Ballester-Molina pistol, left side.

Ballester-Molina Pistol, left side.


Ballester-Molina pistol, right side.

Ballester-Molina Pistol, right side.




Type: Single Action
Calibers: .45ACP
Weight unloaded: 1075 gram
Length: 216 mm
Barrel length: 127 mm (5″)
Capacity: 7 rounds


The Ballester-Molina Pistol, originally known as Ballester-Rigaud (and marked as such during the first years of manufacture, circa 1938 to 1940), were made in Argentina by the Hispano Argentina de Automotives SA (HAFDASA) company.

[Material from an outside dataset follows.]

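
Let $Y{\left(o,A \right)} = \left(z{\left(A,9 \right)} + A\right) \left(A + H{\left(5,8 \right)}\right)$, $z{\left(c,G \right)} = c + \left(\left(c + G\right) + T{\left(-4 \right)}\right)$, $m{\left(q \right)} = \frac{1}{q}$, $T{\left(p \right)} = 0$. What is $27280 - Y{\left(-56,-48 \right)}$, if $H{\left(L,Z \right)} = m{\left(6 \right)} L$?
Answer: $\frac{41825}{2} \approx 20913.0$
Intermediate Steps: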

Manufacture started in 1938 in an attempt to provide Argentinean police and military with a less expensive alternative to the Colt Modelo 1927 Pistol, a domestically made licensed copy of the American Colt M1911A1 pistol. Production of the Ballester-Molina ceased in the early 1950s. While the Ballester-Molina pistol is externally very similar to a Colt, it has significant differences, especially in the safety and trigger unit arrangements. Actually, the only parts exchangeable between a Ballester-Molina and  an M1911A1 are the barrel with a link and the magazine. The trigger and safety arrangements were more or less copied from the Spanish Star pistols, with the pivoting trigger, single trigger to sear link, and without a grip safety. Ballester-Molina pistols were used by Argentinean military and police, as well as supplied to Britain during the Second World War. Britain issued these pistols to their Special Operations Executive (SOE) agents, who usually operated behind enemy lines.


The Ballester-Molina pistol is a short recoil operated, locked breech pistol. the locking system is similar to that of the Colt M1911A1, with the swinging link used to unlock the barrel from the slide. The single action trigger is pivoted on the axis, the frame-mounted manual safety locks the slide and the hammer.